Student t-test was performed to confirm the statistical significance of variables in CAD compared to healthy controls. Serum BDNF concentration in CAD was stratified into quartiles as low and high levels to determine its relationship with clinical and echocardiography indices. In brief, we divide CAD patients into quartiles by merging first and second quartile to have cut-off ≤ 29.91 ng/ml, represented as low BDNF group (n = 58). The third and fourth quartiles are merged obtaining a cut-off above 29.92 ng/ml, designated as high BDNF group (n = 58). Further, the multivariate regression analysis was performed to confirm the major contributing clinical and echocardiography indices associated with low serum BDNF levels in the CAD. All statistical analysis was performed using SPSS software (version 21), and the significance was considered based on p value < 0.05.

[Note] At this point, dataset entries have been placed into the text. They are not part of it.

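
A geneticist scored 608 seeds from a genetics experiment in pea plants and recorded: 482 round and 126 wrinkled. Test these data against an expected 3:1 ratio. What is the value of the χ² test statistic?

Total ratio parts = 4. Expected numbers out of 608:
  round: 608 × 3/4 = 456
  wrinkled: 608 × 1/4 = 152
χ² = Σ (O − E)² / E
  round: (482 − 456)² / 456 = 1.4825
  wrinkled: (126 − 152)² / 152 = 4.4474
χ² = 1.4825 + 4.4474 = 5.9299 ≈ 5.930

5.930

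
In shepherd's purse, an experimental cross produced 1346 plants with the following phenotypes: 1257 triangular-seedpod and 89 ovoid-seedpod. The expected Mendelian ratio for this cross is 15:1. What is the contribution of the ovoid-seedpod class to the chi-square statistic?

0.283

Expected counts for N = 1346 under a 15:1 ratio (total parts = 16):
  triangular-seedpod: 1346 × 15/16 = 1261.875
  ovoid-seedpod: 1346 × 1/16 = 84.125
Contribution of ovoid-seedpod: (89 − 84.125)² / 84.125 = 0.2825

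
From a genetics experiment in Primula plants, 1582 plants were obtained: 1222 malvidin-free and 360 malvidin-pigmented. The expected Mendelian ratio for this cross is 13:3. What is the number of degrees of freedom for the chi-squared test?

A goodness-of-fit test with 2 phenotype classes has df = 2 − 1 = 1.

1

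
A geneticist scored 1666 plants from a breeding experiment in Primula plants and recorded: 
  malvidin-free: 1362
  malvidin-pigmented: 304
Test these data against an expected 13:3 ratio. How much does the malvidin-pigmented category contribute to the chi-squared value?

Expected counts for N = 1666 under a 13:3 ratio (total parts = 16):
  malvidin-free: 1666 × 13/16 = 1353.625
  malvidin-pigmented: 1666 × 3/16 = 312.375
Contribution of malvidin-pigmented: (304 − 312.375)² / 312.375 = 0.2245

0.225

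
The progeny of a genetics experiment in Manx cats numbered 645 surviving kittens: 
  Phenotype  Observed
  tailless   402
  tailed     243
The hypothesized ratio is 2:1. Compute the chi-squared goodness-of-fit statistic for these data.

Total ratio parts = 3. Expected numbers out of 645:
  tailless: 645 × 2/3 = 430
  tailed: 645 × 1/3 = 215
χ² = Σ (O − E)² / E
  tailless: (402 − 430)² / 430 = 1.8233
  tailed: (243 − 215)² / 215 = 3.6465
χ² = 1.8233 + 3.6465 = 5.4698 ≈ 5.470

5.470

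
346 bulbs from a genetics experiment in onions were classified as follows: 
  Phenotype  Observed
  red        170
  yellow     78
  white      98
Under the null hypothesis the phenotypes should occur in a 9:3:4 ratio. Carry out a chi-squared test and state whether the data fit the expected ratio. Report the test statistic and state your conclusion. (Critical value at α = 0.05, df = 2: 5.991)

7.300; not consistent

Under the 9:3:4 hypothesis (Σ ratio = 16, N = 346):
  red: 346 × 9/16 = 194.625
  yellow: 346 × 3/16 = 64.875
  white: 346 × 4/16 = 86.5
χ² = Σ (O − E)² / E
  red: (170 − 194.625)² / 194.625 = 3.1157
  yellow: (78 − 64.875)² / 64.875 = 2.6553
  white: (98 − 86.5)² / 86.5 = 1.5289
χ² = 3.1157 + 2.6553 + 1.5289 = 7.2999 ≈ 7.300
Degrees of freedom = 3 − 1 = 2; critical value at α = 0.05 is 5.991.
Since 7.300 > 5.991, we reject the null hypothesis — the data do not fit the 9:3:4 ratio.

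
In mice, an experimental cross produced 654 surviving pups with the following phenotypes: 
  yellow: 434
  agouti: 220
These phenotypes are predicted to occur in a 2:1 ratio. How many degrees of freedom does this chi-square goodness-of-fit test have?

A goodness-of-fit test with 2 phenotype classes has df = 2 − 1 = 1.

1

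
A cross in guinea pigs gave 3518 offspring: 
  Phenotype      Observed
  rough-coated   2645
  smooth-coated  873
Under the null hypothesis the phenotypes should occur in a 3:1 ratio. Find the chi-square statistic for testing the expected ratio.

0.064

Expected counts for N = 3518 under a 3:1 ratio (total parts = 4):
  rough-coated: 3518 × 3/4 = 2638.5
  smooth-coated: 3518 × 1/4 = 879.5
χ² = Σ (O − E)² / E
  rough-coated: (2645 − 2638.5)² / 2638.5 = 0.0160
  smooth-coated: (873 − 879.5)² / 879.5 = 0.0480
χ² = 0.0160 + 0.0480 = 0.064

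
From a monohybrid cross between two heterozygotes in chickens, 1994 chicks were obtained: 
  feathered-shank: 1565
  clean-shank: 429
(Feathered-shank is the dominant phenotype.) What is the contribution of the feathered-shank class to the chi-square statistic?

3.230

For a monohybrid cross between heterozygotes with complete dominance, the expected phenotypic ratio is 3:1.
Total ratio parts = 4. Expected numbers out of 1994:
  feathered-shank: 1994 × 3/4 = 1495.5
  clean-shank: 1994 × 1/4 = 498.5
Contribution of feathered-shank: (1565 − 1495.5)² / 1495.5 = 3.2299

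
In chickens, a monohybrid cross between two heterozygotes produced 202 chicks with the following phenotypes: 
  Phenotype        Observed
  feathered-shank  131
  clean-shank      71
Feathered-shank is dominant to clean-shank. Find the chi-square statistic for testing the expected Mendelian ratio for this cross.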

Classification based on the machine learning algorithm

Support Vector Machine (SVM) is one of the efficient and widely used supervised machine learning algorithms for disease classification27. Prior to classification, the SVM Attribute Evaluator with ranker method28 was used to select most (top five) contributing blood parameter and echocardiographic indices to achieve maximum accuracy in CAD prediction. Further, we use SVM in Weka software29 to generate four SVM models (model-A, B, C, and D) with selected attributes from the data set (116 CAD and 105 control) for training and testing of each model. The predictor variables for model-A contains BMI, HbA1c, HDL, LDL, and Total cholesterol (Table 5). Whereas the model-B contains LVEF, LAD, L E/e, IVRT, and GLS LVEF, a top five echocardiographic indices for CAD prediction (Table 5). The attributes for model-C contains BDNF concentration as an additional attribute along with the other five predictor variables of model-A (Table 5). Similarly, the model-D contains BDNF concentration as additional attribute of model-B for CAD (Table 5). prediction. Each data set was represented with a class attribute of “CAD” or “control” for 221 instances designated based on the coronary angiogram. A tenfold cross-validation method was adopted to measure an unbiased prediction of the models. The performance of each model was assessed based on the accuracy, true positive (TP) rate, false positive (FP) rate, precision, recall, F-measure, and receiver operating characteristic (ROC). Comparing the models based on accuracy would enable us to explore the importance of BDNF in the classification of CAD from controls.